Segundo o professor de Economia e Política Internacional, Maurício Metri, no artigo   “A ascensão do dólar e a resistência da libra: uma disputa político-diplomática”, como resultado do Plano Marshall os Estados Unidos não só tornaram possíveis os “milagres” nacionais de reconstrução e/ ou de crescimento, estabilizando as regiões estratégicas para a Guerra Fria, como também consolidaram a primazia de sua moeda ao longo das décadas seguintes, quando o mundo, em geral, presenciou uma época de prosperidade, que foi denominada a “Era de Ouro”, fundamentalmente para os Estados Unidos e Europa.

Assim surgiu o welfare state, o estado de bem-estar social, uma rede bem estabelecida de instituições sociais para proteger os cidadãos europeus, com base nos princípios da igualddade de oportunidades, distribuição equitativa da riqueza. Na verdade, a geopolítica da Guerra Fria do pós-Segunda Guerra Mundial foi que provocou o apoio dos Estados Unidos à região com incentivos econômicos do Plano Marshall para evitar o crescimento do comunismo da região.

No início dos anos 1970, o imperialismo sob o comando estadunidense recomeçou o processo de concentração de renda no mundo, fundamental para a sustentação do capitalismo. Michael Hudson, professor pesquisador de Economia na Universidade de Missouri, Kansas City, entende que ainda estamos vivendo uma consequência da Segunda Guerra Mundial, cujo resultado foi os Estados Unidos  assumirem o controle da organização econômica e política internacional a fim de operarem em interesse nacional próprio: “O Fundo Monetário Internacional para impor o controle financeiro dos Estados Unidos e dolarizar a economia; o Banco Mundial para emprestar dinheiro aos governos para bancar os custos de infraestrutura da criação de dependência  comercial nos alimentos e produtos manufaturados americanos; a promoção da agricultura de commodities; o controle pelos Estados Unidos/OTAN do petróleo, da mineração e dos recursos naturais; e organismos das Nações Unidas, sob o controle dos Estados Unidos, com poder de veto sobre todas as organizações internacionais criadas pelos Estados Unidos ou às quais eles se filiaram”.

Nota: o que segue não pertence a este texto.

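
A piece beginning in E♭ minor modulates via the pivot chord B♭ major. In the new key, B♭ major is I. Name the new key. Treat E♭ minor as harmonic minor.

The numeral I denotes a major triad on scale degree 1. With B♭ on degree 1, the tonic of the new key is B♭.
Degree 1 carries a major triad in major keys, so the destination is B♭ major.
Check: the diatonic triads of B♭ major are B♭ (I), Cm (ii), Dm (iii), E♭ (IV), F (V), Gm (vi), Adim (vii°) — B♭ major is indeed I.

B♭ major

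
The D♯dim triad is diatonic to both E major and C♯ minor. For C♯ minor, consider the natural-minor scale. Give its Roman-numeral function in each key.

vii° in E major; ii° in C♯ minor

The scale of E major is E F♯ G♯ A B C♯ D♯; D♯ is degree 7, and the triad built there (D♯-F♯-A) is diminished, so it is vii°.
The scale of C♯ minor (natural minor) is C♯ D♯ E F♯ G♯ A B; D♯ is degree 2, and the triad built there (D♯-F♯-A) is diminished, so it is ii°.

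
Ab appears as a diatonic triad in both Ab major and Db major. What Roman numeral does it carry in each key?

I in Ab major; V in Db major

The scale of Ab major is Ab Bb C Db Eb F G; Ab is degree 1, and the triad built there (Ab-C-Eb) is major, so it is I.
The scale of Db major is Db Eb F Gb Ab Bb C; Ab is degree 5, and the triad built there (Ab-C-Eb) is major, so it is V.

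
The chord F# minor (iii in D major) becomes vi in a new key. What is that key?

A major

The numeral vi denotes a minor triad on scale degree 6. With F# on degree 6, the tonic of the new key is A.
Degree 6 carries a minor triad in major keys, so the destination is A major.
Check: the diatonic triads of A major are A (I), Bm (ii), C#m (iii), D (IV), E (V), F#m (vi), G#dim (vii°) — F# minor is indeed vi.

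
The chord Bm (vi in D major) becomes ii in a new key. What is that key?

The numeral ii denotes a minor triad on scale degree 2. With B on degree 2, the tonic of the new key is A.
Degree 2 carries a minor triad in major keys, so the destination is A major.
Check: the diatonic triads of A major are A (I), Bm (ii), C#m (iii), D (IV), E (V), F#m (vi), G#dim (vii°) — Bm is indeed ii.

A major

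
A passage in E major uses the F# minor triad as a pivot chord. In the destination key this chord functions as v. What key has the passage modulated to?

The numeral v denotes a minor triad on scale degree 5. With F# on degree 5, the tonic of the new key is B.
Degree 5 carries a minor triad in natural-minor keys, so the destination is B minor.
Check: the diatonic triads of B minor (natural minor) are Bm (i), C#dim (ii°), D (III), Em (iv), F#m (v), G (VI), A (VII) — F# minor is indeed v.

B minor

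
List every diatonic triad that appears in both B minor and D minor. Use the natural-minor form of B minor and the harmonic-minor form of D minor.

C#dim, A

Triads in B minor (natural minor): B minor (i), C# diminished (ii°), D major (III), E minor (iv), F# minor (v), G major (VI), A major (VII).
Triads in D minor (harmonic minor): D minor (i), E diminished (ii°), F augmented (III+), G minor (iv), A major (V), Bb major (VI), C# diminished (vii°).
Shared triads with their functions: C# diminished (ii° in B minor, vii° in D minor); A major (VII in B minor, V in D minor).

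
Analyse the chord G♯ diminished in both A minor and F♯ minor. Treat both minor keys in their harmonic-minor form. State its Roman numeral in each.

vii° in A minor; ii° in F♯ minor

The scale of A minor (harmonic minor) is A B C D E F G♯; G♯ is degree 7, and the triad built there (G♯-B-D) is diminished, so it is vii°.
The scale of F♯ minor (harmonic minor) is F♯ G♯ A B C♯ D E♯; G♯ is degree 2, and the triad built there (G♯-B-D) is diminished, so it is ii°.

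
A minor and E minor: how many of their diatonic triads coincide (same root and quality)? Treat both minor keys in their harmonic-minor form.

1

Diatonic triads of A minor (harmonic minor): Am (i), Bdim (ii°), Caug (III+), Dm (iv), E (V), F (VI), G#dim (vii°).
Diatonic triads of E minor (harmonic minor): Em (i), F#dim (ii°), Gaug (III+), Am (iv), B (V), C (VI), D#dim (vii°).
Matching root and quality in both lists: Am.
That gives 1 common triad.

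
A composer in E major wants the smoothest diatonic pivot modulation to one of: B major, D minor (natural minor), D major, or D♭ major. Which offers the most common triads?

B major

Triads of E major: E (I), F♯m (ii), G♯m (iii), A (IV), B (V), C♯m (vi), D♯dim (vii°).
B major shares 4: E, G♯m, B, C♯m.
D minor (natural minor) shares 0: none.
D major shares 2: F♯m, A.
D♭ major shares 0: none.
The most common triads (4) are shared with B major.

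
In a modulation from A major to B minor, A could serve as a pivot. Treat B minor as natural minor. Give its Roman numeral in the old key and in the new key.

The scale of A major is A B C# D E F# G#; A is degree 1, and the triad built there (A-C#-E) is major, so it is I.
The scale of B minor (natural minor) is B C# D E F# G A; A is degree 7, and the triad built there (A-C#-E) is major, so it is VII.

I in A major; VII in B minor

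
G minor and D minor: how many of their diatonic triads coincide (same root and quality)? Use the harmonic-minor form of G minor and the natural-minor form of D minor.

1

Diatonic triads of G minor (harmonic minor): Gm (i), Adim (ii°), Bbaug (III+), Cm (iv), D (V), Eb (VI), F#dim (vii°).
Diatonic triads of D minor (natural minor): Dm (i), Edim (ii°), F (III), Gm (iv), Am (v), Bb (VI), C (VII).
Matching root and quality in both lists: Gm.
That gives 1 common triad.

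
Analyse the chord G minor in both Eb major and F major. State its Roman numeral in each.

The scale of Eb major is Eb F G Ab Bb C D; G is degree 3, and the triad built there (G-Bb-D) is minor, so it is iii.
The scale of F major is F G A Bb C D E; G is degree 2, and the triad built there (G-Bb-D) is minor, so it is ii.

iii in Eb major; ii in F major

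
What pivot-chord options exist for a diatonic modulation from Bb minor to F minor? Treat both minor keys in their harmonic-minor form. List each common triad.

Bbm

Triads in Bb minor (harmonic minor): Bbm (i), Cdim (ii°), Dbaug (III+), Ebm (iv), F (V), Gb (VI), Adim (vii°).
Triads in F minor (harmonic minor): Fm (i), Gdim (ii°), Abaug (III+), Bbm (iv), C (V), Db (VI), Edim (vii°).
Shared triads with their functions: Bbm (i in Bb minor, iv in F minor).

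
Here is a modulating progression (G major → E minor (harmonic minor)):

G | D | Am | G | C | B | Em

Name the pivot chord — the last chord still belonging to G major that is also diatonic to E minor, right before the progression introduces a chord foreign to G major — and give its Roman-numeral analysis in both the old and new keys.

C — IV in G major, VI in E minor

Chords diatonic to G major: G, Am, Bm, C, D, Em, F#dim.
Reading the progression, the first chord not in that set is B, so the modulation leaves G major there.
The chord immediately before B is C, which is diatonic to both keys: IV in G major and VI in E minor.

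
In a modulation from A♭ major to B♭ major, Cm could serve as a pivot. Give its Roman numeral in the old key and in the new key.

The scale of A♭ major is A♭ B♭ C D♭ E♭ F G; C is degree 3, and the triad built there (C-E♭-G) is minor, so it is iii.
The scale of B♭ major is B♭ C D E♭ F G A; C is degree 2, and the triad built there (C-E♭-G) is minor, so it is ii.

iii in A♭ major; ii in B♭ major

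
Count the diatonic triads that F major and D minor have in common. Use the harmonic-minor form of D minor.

Diatonic triads of F major: F major (I), G minor (ii), A minor (iii), Bb major (IV), C major (V), D minor (vi), E diminished (vii°).
Diatonic triads of D minor (harmonic minor): D minor (i), E diminished (ii°), F augmented (III+), G minor (iv), A major (V), Bb major (VI), C# diminished (vii°).
Matching root and quality in both lists: G minor, Bb major, D minor, E diminished.
That gives 4 common triads.

4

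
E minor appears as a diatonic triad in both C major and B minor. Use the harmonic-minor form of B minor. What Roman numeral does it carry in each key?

iii in C major; iv in B minor

The scale of C major is C D E F G A B; E is degree 3, and the triad built there (E-G-B) is minor, so it is iii.
The scale of B minor (harmonic minor) is B C# D E F# G A#; E is degree 4, and the triad built there (E-G-B) is minor, so it is iv.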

A globalização da economia, com a financeirização ocupando espaço da produção; controle de suas riquezas, redução dos direitos dos trabalhadores, aposentados, entre outras ações, tudo levou a uma transferência de renda para milionários, hoje bilionários, e o aumento da pobreza no mundo. Se ocorria resistência, era usada a violência, golpes de estado e mesmo destruição de países como a Iugoslávia, Líbano, Síria e Iraque.

A burguesia dos países colonizados sempre foi aliada ao projeto neoliberal do império em troca de benesses, que na sua essência é concentrar a renda para si através do controle do Estado e da terra, inviabilizando um mercado interno consistente através de altas taxas de juros e baixos salários.

Essa mesma burguesia entrega as riquezas do país através de privatizações, principalmente as estratégicas para sua soberania, como as estatais de petróleo, minérios, energia e água em benefícios de fundos compostos de bilionários como o Citi Private Bank. Empresas saudáveis, construídas com os impostos pagos pela população são transformadas em geradoras de dividendos para esses fundos internacionais.